Monday was spent in kayaks in the ocean and lazing by the pool, followed by a sunset cruise in a dhou sailboat, ending with a fancy meal on the beach. Our final day in Kenya (Tuesday) started with some of the team going to Lamu to see the historic town that has been untouched by time. Walking through alleys, backdrops from Aladdin, was a surreal experience. Tall buildings with narrow walkways, the only hint of the modern world being the occasional cell phone or power line. There is order and planning that went into the construction of this village during the 18th century, evidenced by the stone irrigation path running the waste down every alley to the ocean. Originally inhabited by people from Zanzibar, then taken over by the Arabs, followed by the Portuguese, German, British, then eventually Kenyans, this town is a mix of cultures, where the majority of people are Muslim, covered from head to toe. We explored a Portuguese fort, learned more about the local tribes, and wandered through the streets trying to avoid the many donkeys, the main form of transport.

Our days in paradise coming to a close, the team took the small plane back Nairobi and enjoyed our last Kenyan meal at a Brazilian steakhouse called Carnivore. They used to serve exotic meats but now just boast the standard chicken, pork, beef, and crocodile on spits. We arrived at the Nairobi airport around 9pm for our midnight flight, so spend the next 24 hours travelling back to Canada.

Though hard to see our team split up and say goodbye, we were grateful to have shared three weeks in the company of so many caring, hardworking individuals. The work that is done in Mikinduri can only be accomplished due to the donors who pay for the drugs, supplies, and salaries of the Kenyan professionals. Those of us on the trip pay our own way, but there would be nowhere to go without the resources Mikinduri Children of Hope (MCOH) makes possible.

The KENCAN 2014 team witnessed many emotions: the joy of the children having received school supplies, the hope of the families at the promise of new classrooms, the smiles and relief of patients at the clinic, the grief and sadness of those whose diseases couldn’t be cured, and the tentative dreaming of the newly sponsored children.

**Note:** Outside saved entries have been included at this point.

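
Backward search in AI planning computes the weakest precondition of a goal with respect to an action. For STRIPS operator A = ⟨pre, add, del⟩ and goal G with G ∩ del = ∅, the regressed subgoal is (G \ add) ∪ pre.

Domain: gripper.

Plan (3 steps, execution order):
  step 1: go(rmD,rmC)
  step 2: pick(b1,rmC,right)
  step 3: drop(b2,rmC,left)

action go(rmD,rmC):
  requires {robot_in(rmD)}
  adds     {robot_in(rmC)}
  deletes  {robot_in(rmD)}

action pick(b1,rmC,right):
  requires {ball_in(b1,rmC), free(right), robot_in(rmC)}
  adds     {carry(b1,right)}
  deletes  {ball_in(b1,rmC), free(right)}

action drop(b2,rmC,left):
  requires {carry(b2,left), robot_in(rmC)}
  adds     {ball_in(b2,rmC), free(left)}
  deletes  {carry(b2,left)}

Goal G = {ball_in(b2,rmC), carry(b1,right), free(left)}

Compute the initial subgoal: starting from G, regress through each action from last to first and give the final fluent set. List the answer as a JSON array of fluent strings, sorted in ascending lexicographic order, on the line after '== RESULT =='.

Regress step by step:
  through step 3 (drop(b2,rmC,left)): drop {ball_in(b2,rmC), free(left)}, keep {carry(b1,right)}, require {carry(b2,left), robot_in(rmC)}
    → {carry(b1,right), carry(b2,left), robot_in(rmC)}
  through step 2 (pick(b1,rmC,right)): drop {carry(b1,right)}, keep {carry(b2,left), robot_in(rmC)}, require {ball_in(b1,rmC), free(right), robot_in(rmC)}
    → {ball_in(b1,rmC), carry(b2,left), free(right), robot_in(rmC)}
  through step 1 (go(rmD,rmC)): drop {robot_in(rmC)}, keep {ball_in(b1,rmC), carry(b2,left), free(right)}, require {robot_in(rmD)}
    → {ball_in(b1,rmC), carry(b2,left), free(right), robot_in(rmD)}

== RESULT ==
["ball_in(b1,rmC)", "carry(b2,left)", "free(right)", "robot_in(rmD)"]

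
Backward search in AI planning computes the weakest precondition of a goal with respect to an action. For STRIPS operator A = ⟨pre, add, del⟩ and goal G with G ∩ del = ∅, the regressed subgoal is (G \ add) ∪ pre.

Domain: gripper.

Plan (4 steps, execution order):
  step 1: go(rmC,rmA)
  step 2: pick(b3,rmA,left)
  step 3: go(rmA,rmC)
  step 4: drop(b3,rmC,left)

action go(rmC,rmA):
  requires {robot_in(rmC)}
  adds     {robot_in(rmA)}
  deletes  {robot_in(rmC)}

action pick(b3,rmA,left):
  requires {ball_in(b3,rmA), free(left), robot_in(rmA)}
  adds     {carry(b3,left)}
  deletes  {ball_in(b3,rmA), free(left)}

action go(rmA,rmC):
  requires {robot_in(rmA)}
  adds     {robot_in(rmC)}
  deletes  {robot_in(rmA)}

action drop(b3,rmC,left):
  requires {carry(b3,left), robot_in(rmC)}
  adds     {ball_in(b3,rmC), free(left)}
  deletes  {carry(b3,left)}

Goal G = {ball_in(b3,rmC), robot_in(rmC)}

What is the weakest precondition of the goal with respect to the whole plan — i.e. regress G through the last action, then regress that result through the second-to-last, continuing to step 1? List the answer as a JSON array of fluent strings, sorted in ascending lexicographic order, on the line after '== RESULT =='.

Work backward from the goal:
  through step 4 (drop(b3,rmC,left)): drop {ball_in(b3,rmC)}, keep {robot_in(rmC)}, require {carry(b3,left), robot_in(rmC)}
    → {carry(b3,left), robot_in(rmC)}
  through step 3 (go(rmA,rmC)): drop {robot_in(rmC)}, keep {carry(b3,left)}, require {robot_in(rmA)}
    → {carry(b3,left), robot_in(rmA)}
  through step 2 (pick(b3,rmA,left)): drop {carry(b3,left)}, keep {robot_in(rmA)}, require {ball_in(b3,rmA), free(left), robot_in(rmA)}
    → {ball_in(b3,rmA), free(left), robot_in(rmA)}
  through step 1 (go(rmC,rmA)): drop {robot_in(rmA)}, keep {ball_in(b3,rmA), free(left)}, require {robot_in(rmC)}
    → {ball_in(b3,rmA), free(left), robot_in(rmC)}

== RESULT ==
["ball_in(b3,rmA)", "free(left)", "robot_in(rmC)"]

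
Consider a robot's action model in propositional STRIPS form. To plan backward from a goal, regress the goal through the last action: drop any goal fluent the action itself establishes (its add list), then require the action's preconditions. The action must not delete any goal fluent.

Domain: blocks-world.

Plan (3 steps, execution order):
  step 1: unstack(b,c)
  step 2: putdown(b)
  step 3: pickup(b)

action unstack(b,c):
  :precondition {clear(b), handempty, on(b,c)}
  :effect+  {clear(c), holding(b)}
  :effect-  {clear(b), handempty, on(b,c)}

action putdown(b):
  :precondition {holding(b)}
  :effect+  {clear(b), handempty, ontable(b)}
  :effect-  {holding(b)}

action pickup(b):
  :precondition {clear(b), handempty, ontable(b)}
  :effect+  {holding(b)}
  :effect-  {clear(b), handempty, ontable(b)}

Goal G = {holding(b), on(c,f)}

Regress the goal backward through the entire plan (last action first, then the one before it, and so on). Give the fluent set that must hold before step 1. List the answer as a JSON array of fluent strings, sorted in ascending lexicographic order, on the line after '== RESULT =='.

Regress step by step:
  through step 3 (pickup(b)): drop {holding(b)}, keep {on(c,f)}, require {clear(b), handempty, ontable(b)}
    → {clear(b), handempty, on(c,f), ontable(b)}
  through step 2 (putdown(b)): drop {clear(b), handempty, ontable(b)}, keep {on(c,f)}, require {holding(b)}
    → {holding(b), on(c,f)}
  through step 1 (unstack(b,c)): drop {holding(b)}, keep {on(c,f)}, require {clear(b), handempty, on(b,c)}
    → {clear(b), handempty, on(b,c), on(c,f)}

== RESULT ==
["clear(b)", "handempty", "on(b,c)", "on(c,f)"]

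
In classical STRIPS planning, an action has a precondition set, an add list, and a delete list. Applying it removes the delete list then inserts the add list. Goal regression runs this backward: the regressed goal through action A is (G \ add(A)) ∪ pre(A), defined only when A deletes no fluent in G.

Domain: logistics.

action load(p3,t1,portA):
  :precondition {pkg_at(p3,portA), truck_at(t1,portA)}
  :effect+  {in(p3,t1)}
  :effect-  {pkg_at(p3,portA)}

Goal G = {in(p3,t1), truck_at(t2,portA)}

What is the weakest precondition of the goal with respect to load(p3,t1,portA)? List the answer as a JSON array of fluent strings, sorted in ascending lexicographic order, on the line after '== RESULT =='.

Compute (G \ add) ∪ pre:
  G ∩ del = {}  (empty — regression defined)
  G \ add = {in(p3,t1), truck_at(t2,portA)} \ {in(p3,t1)} = {truck_at(t2,portA)}
  ∪ pre   = {truck_at(t2,portA)} ∪ {pkg_at(p3,portA), truck_at(t1,portA)}
          = {pkg_at(p3,portA), truck_at(t1,portA), truck_at(t2,portA)}

== RESULT ==
["pkg_at(p3,portA)", "truck_at(t1,portA)", "truck_at(t2,portA)"]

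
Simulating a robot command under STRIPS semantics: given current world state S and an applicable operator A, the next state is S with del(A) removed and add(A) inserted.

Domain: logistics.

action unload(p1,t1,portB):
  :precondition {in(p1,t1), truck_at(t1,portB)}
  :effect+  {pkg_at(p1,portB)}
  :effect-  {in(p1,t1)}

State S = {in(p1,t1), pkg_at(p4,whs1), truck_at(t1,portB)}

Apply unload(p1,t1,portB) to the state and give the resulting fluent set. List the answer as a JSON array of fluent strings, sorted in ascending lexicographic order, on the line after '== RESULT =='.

Progress:
  pre ⊆ S: {in(p1,t1), truck_at(t1,portB)} ⊆ S  — applicable
  S \ del = {pkg_at(p4,whs1), truck_at(t1,portB)}
  ∪ add   = {pkg_at(p1,portB), pkg_at(p4,whs1), truck_at(t1,portB)}

== RESULT ==
["pkg_at(p1,portB)", "pkg_at(p4,whs1)", "truck_at(t1,portB)"]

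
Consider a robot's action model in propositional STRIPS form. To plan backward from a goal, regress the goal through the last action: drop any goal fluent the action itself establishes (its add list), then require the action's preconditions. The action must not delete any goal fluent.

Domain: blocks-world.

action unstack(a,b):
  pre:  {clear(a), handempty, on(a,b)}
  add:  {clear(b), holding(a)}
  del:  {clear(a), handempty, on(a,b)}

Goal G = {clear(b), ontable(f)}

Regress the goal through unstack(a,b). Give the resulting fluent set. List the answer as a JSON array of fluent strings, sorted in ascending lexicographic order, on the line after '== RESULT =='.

Regress:
  G ∩ del = {}  (empty — regression defined)
  G \ add = {clear(b), ontable(f)} \ {clear(b), holding(a)} = {ontable(f)}
  ∪ pre   = {ontable(f)} ∪ {clear(a), handempty, on(a,b)}
          = {clear(a), handempty, on(a,b), ontable(f)}

== RESULT ==
["clear(a)", "handempty", "on(a,b)", "ontable(f)"]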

On this 10th anniversary of MCOH, it’s remarkable to see what has been accomplished and how many people’s lives have been touched through the feeding programs, water projects, agricultural projects, sewing center, and scholarship program. I dare to dream that this effect will exponentially increase over the next ten years, with the help of the amazing volunteers and supporters of MCOH, to turn the fervent hopes of children across the globe into a tangible reality.